WASHINGTON -- The Supreme Court considered on Wednesday whether library patrons should be able to surf the Internet without government-ordered pornography filters.
Justices will decide before July if Congress can require public libraries to install software to filter out pornography as a condition of receiving federal money.
The case pits free speech rights against the government's ability to protect the public from the seamy side of the Internet.
Solicitor General Theodore Olson argued that libraries don't have X-rated movies and magazines on their shelves and shouldn't have to offer access to pornography on their computers.
"The First Amendment does not require libraries to sponsor the viewing of pornography," Olson said.

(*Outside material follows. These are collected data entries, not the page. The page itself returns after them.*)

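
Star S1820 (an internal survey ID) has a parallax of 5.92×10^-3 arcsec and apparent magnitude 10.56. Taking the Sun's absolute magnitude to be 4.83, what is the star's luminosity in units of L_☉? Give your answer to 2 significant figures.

d = 1/p = 1/5.92×10^-3″ = 168.9 pc
M = m − 5 log₁₀ d + 5 = 10.56 − 5·2.2277 + 5 = 4.422
M − M_☉ = 4.422 − 4.83 = -0.408
L/L_☉ = 10^(−0.4 × -0.408) = 1.457

L/L_☉ ≈ 1.5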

Librarians and civil liberties groups contend that filters are censorship and that they block a vast amount of valuable information along with the pornography.
Paul Smith, an attorney for the American Library Association, told justices that with 11 million Web sites, it's impossible for filter operators to keep up with pornographic sites.
Skeptical judges
Some justices seemed skeptical of the challenge to the Children's Internet Protection Act.
"What is the great burden on speech?" asked Justice Stephen Breyer.
Breyer said that Web surfers can ask librarians to disable filters to get to a particular site. "You can have it, you just have to go up to the front desk to get it," he said.
But Smith countered that it stigmatizes a person doing legitimate research.
"You've got to go up and say 'Please turn off the porn filter."'
Justice Sandra Day O'Connor compared the interruptions to the waits required in doing traditional research, asking a librarian to find a certain book.
More than 14 million people use public library computers to do research, send and receive e-mail, and, in some cases, log onto adult sites.
A three-judge federal panel in Pennsylvania ruled last year that the library law violates the First Amendment because the filtering programs block too much nonpornographic material.
The law has been on hold since Congress passed it in 2000.
The law governs money from two programs Congress had previously approved to help libraries take advantage of the Internet.
The programs have provided libraries about $1 billion since 1999, including tax money and telecommunications industry fees.
Opponents of the law argue it's particularly unfair to lower income people who cannot afford their own home connections and those in rural areas where Internet access may be expensive or difficult to get.
The lower court judges had recommended less restrictive ways to control Internet use, such as requiring parental consent before minors are allowed to log in on an unfiltered computer or having a parent monitor a child's Web use.
Failed attempts to legislate
Congress has passed three child protection laws since 1996, but the Supreme Court struck down the first and blocked the second from taking effect.
Those dealt with regulations on Web site operators. Legislators tried a new approach with the 2000 law, arguing that Congress should be able to regulate government property.
An estimated 17 percent of libraries already use filtering software on at least some of their computers, with varying degrees of success in screening out only objectionable material.
The case is United States v. American Library Association, 02-361.